Rachel Rivera, a survivor of Hurricane Sandy and climate activist living in New York City, describes the strain of the looming crisis of debt. “I’m a single parent. I have two kids at home and I can’t afford to choose to either feed my kid or pay the rent,” says Rivera, who lost her job due the pandemic. “So, the banks need to understand that the homeowners can’t pay because the tenants can’t pay.”

A preventable disaster

To stem the anticipated flood of evictions, Rivera sees the cancelation of rent as the most immediate solution.
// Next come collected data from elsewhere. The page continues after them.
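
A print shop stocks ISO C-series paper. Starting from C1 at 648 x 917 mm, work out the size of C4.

229 × 324 mm

C2: ⌊917/2⌋ × 648 = 458 × 648 mm
C3: ⌊648/2⌋ × 458 = 324 × 458 mm
C4: ⌊458/2⌋ × 324 = 229 × 324 mm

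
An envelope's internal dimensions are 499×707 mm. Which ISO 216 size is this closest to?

Aspect ratio 707/499 ≈ 1.417 — close to the ISO √2 ≈ 1.414.
In the B-series (B0 = 1000 × 1414 mm): B2 = 500 × 707 mm.
Off by 1 mm total — nearest standard size.

B2 (500 × 707 mm)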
This way, renters will be prevented from owing thousands of dollars of rent, which could push many people into a deeper crisis.

There has been some proposed legislation to this end; Rep. Ilhan Omar (D-Minn) introduced the Emergency Rent and Mortgage Cancellation Act, which would suspend rent and mortgage payments for the duration of the pandemic in the United States. “It would do so by creating a fund for landlords to recoup rent, but that would also require them to abide by just cause eviction and rent control,” says John Washington, an organizer with People’s Action, which is pushing for the bill. “If you take this money from the government, you’re agreeing that you’re not going to extract any more out of tenants in the future.” In New York state, similar legislation has already been introduced.

“There are so many variables as to why people are unable to afford rent right now, and all of those variables are beyond people’s control. So by canceling rent, effectively you are eliminating that insecurity for folks,” says Jen Chantrtanapichate, a climate justice and community organizer in New York City.

There are also rent and economic relief bills working their way through Congress: in late June, the House passed the Emergency Protection and Housing Relief Act of 2020, introduced by Rep. Maxine Waters (D-Cal), which wouldn’t cancel rent but would allocate $100 billion in rental assistance and extend the federal eviction moratorium instated by the CARES Act through March. In an attempt to expedite relief, this Act pulls from the provisions of the HEROES Act, the second stimulus bill that passed in the House in May, yet has remained stalled in the Senate. Sen. Elizabeth Warren (D-Ma) also introduced a bill that would impose a national moratorium on evictions, going beyond the CARES Act to include almost all renters, through March.

Without comprehensive policy, homeless shelters will continue to be many people’s only option for weathering the pandemic or a disaster. The Good Shepherd Center could be operating in a state of emergency for months on end. In the aftermath of a hurricane, Katrina Knight says there’s a feeling that every day will get better and the worst has passed, but there is no longer that assurance.. “We can’t look too far out because there’s no point to it,” says Knight. “There is no light at the end of the tunnel.”